If accuracy is less important, choose the local policy.
You might need to experiment a little before you get a setting that works for your scenario.
As the cluster scales to more nodes, more user requests are handled.
When the cluster scales down, the probability of false negatives increases.
Make sure to adjust your rate limits when scaling.
For example, if a user can make 100 requests every second, and you have an equally balanced 5-node Kong Gateway cluster, you can set the local limit to 30 requests every second.
If you see too many false negatives, increase the limit.
To minimize inaccuracies, consider using a consistent-hashing load balancer in front of Kong Gateway.
The load balancer ensures that a user is always directed to the same Kong Gateway node, which reduces inaccuracies and prevents scaling problems.
If your plugin uses a Redis datastore, you can authenticate to it with a cloud Redis provider.
This allows you to seamlessly rotate credentials without relying on static passwords.
The following providers are supported:
AWS ElastiCache
Azure Managed Redis
Google Cloud Memorystore (with or without Valkey)
You need:
A running Redis instance on an AWS ElastiCache instance for Valkey 7.2 or later or ElastiCache for Redis OSS version 7.0 or later
If limiting by IP address, it’s important to understand how Kong Gateway determines the IP address of an incoming request.
The IP address is extracted from the request headers sent to Kong Gateway by downstream clients. Typically, these headers are named X-Real-IP or X-Forwarded-For.

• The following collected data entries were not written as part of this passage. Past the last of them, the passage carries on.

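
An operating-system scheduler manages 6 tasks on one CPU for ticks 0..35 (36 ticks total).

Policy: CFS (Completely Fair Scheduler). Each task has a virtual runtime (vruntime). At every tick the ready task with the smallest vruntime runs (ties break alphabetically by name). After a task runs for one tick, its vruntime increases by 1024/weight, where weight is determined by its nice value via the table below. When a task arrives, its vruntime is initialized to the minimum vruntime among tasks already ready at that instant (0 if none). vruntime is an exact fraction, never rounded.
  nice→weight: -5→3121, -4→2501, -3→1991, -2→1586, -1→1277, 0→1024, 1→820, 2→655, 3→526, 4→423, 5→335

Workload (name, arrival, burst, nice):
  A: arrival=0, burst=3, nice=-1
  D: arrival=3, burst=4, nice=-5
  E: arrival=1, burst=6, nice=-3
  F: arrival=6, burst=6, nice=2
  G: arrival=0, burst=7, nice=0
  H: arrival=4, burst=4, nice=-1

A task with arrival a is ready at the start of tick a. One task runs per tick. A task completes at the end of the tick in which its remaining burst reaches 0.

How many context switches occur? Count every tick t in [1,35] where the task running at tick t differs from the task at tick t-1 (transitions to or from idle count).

context switches = 28

t=0: vr[A=0 G=0] → run A
t=1: vr[A=1024/1277 E=0 G=0] → run E
t=2: vr[A=1024/1277 E=1024/1991 G=0] → run G
t=3: vr[A=1024/1277 D=1024/1991 E=1024/1991 G=1] → run D
t=4: vr[A=1024/1277 D=5234688/6213911 E=1024/1991 G=1 H=1024/1991] → run E
t=5: vr[A=1024/1277 D=5234688/6213911 E=2048/1991 G=1 H=1024/1991] → run H
t=6: vr[A=1024/1277 D=5234688/6213911 E=2048/1991 F=1024/1277 G=1 H=3346432/2542507] → run A
t=7: vr[A=2048/1277 D=5234688/6213911 E=2048/1991 F=1024/1277 G=1 H=3346432/2542507] → run F
t=8: vr[A=2048/1277 D=5234688/6213911 E=2048/1991 F=1978368/836435 G=1 H=3346432/2542507] → run D
t=9: vr[A=2048/1277 D=7273472/6213911 E=2048/1991 F=1978368/836435 G=1 H=3346432/2542507] → run G
t=10: vr[A=2048/1277 D=7273472/6213911 E=2048/1991 F=1978368/836435 G=2 H=3346432/2542507] → run E
t=11: vr[A=2048/1277 D=7273472/6213911 E=3072/1991 F=1978368/836435 G=2 H=3346432/2542507] → run D
t=12: vr[A=2048/1277 D=9312256/6213911 E=3072/1991 F=1978368/836435 G=2 H=3346432/2542507] → run H
t=13: vr[A=2048/1277 D=9312256/6213911 E=3072/1991 F=1978368/836435 G=2 H=5385216/2542507] → run D
t=14: vr[A=2048/1277 E=3072/1991 F=1978368/836435 G=2 H=5385216/2542507] → run E
t=15: vr[A=2048/1277 E=4096/1991 F=1978368/836435 G=2 H=5385216/2542507] → run A
t=16: vr[E=4096/1991 F=1978368/836435 G=2 H=5385216/2542507] → run G
t=17: vr[E=4096/1991 F=1978368/836435 G=3 H=5385216/2542507] → run E
t=18: vr[E=5120/1991 F=1978368/836435 G=3 H=5385216/2542507] → run H
t=19: vr[E=5120/1991 F=1978368/836435 G=3 H=7424000/2542507] → run F
t=20: vr[E=5120/1991 F=3286016/836435 G=3 H=7424000/2542507] → run E
t=21: vr[F=3286016/836435 G=3 H=7424000/2542507] → run H
t=22: vr[F=3286016/836435 G=3] → run G
t=23: vr[F=3286016/836435 G=4] → run F
t=24: vr[F=4593664/836435 G=4] → run G
t=25: vr[F=4593664/836435 G=5] → run G
t=26: vr[F=4593664/836435 G=6] → run F
t=27: vr[F=5901312/836435 G=6] → run G
t=28: vr[F=5901312/836435] → run F
t=29: vr[F=1441792/167287] → run F
t=30: (idle)
t=31: (idle)
t=32: (idle)
t=33: (idle)
t=34: (idle)
t=35: (idle)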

By default, Kong Gateway uses the header name X-Real-IP to identify the client’s IP address. If your environment requires a different header, you can specify this by setting the real_ip_header Nginx property. Depending on your network setup, you may also need to configure the trusted_ips Nginx property to include the load balancer IP address. This ensures that Kong Gateway correctly interprets the client’s IP address, even when the request passes through multiple network layers.
When this plugin is enabled, Kong Gateway sends some additional headers back to the client, indicating the state of the rate limiting policies in place:
Header
Description
RateLimit-Limit
Allowed limit in the timeframe.
RateLimit-Remaining
Number of available requests remaining.
RateLimit-Reset
The time remaining, in seconds, until the rate limit quota is reset.
X-RateLimit-Limit-Second
The time limit, in number of seconds.
X-RateLimit-Limit-Minute
The time limit, in number of minutes.
X-RateLimit-Limit-Day
The time limit, in number of days.
X-RateLimit-Limit-Month
The time limit, in number of months.
X-RateLimit-Limit-Year
The time limit, in number of years.
X-RateLimit-Remaining-Second
The number of seconds still left in the time frame.
X-RateLimit-Remaining-Minute
The number of minutes still left in the time frame.
X-RateLimit-Remaining-Day
The number of days still left in the time frame.
X-RateLimit-Remaining-Month
The number of months still left in the time frame.
X-RateLimit-Remaining-Year
The number of years still left in the time frame.
Retry-After
This header appears on 429 errors, indicating how long the upstream service is expected to be unavailable to the client.
If any of the limits are reached, the plugin returns an HTTP/1.1 429 status
code to the client with the following JSON body:
{ "message": "API rate limit exceeded" }
Copied!
The headers RateLimit-Limit, RateLimit-Remaining, and RateLimit-Reset are based on the Internet-Draft RateLimit Header Fields for HTTP and may change in the future to respect specification updates.
The policy option determines how rate limits are stored and enforced. The local policy uses Kong’s in-memory storage, while the redis policy uses Redis, which is useful for distributed setups where rate limiting needs to be consistent across multiple Kong data plane nodes.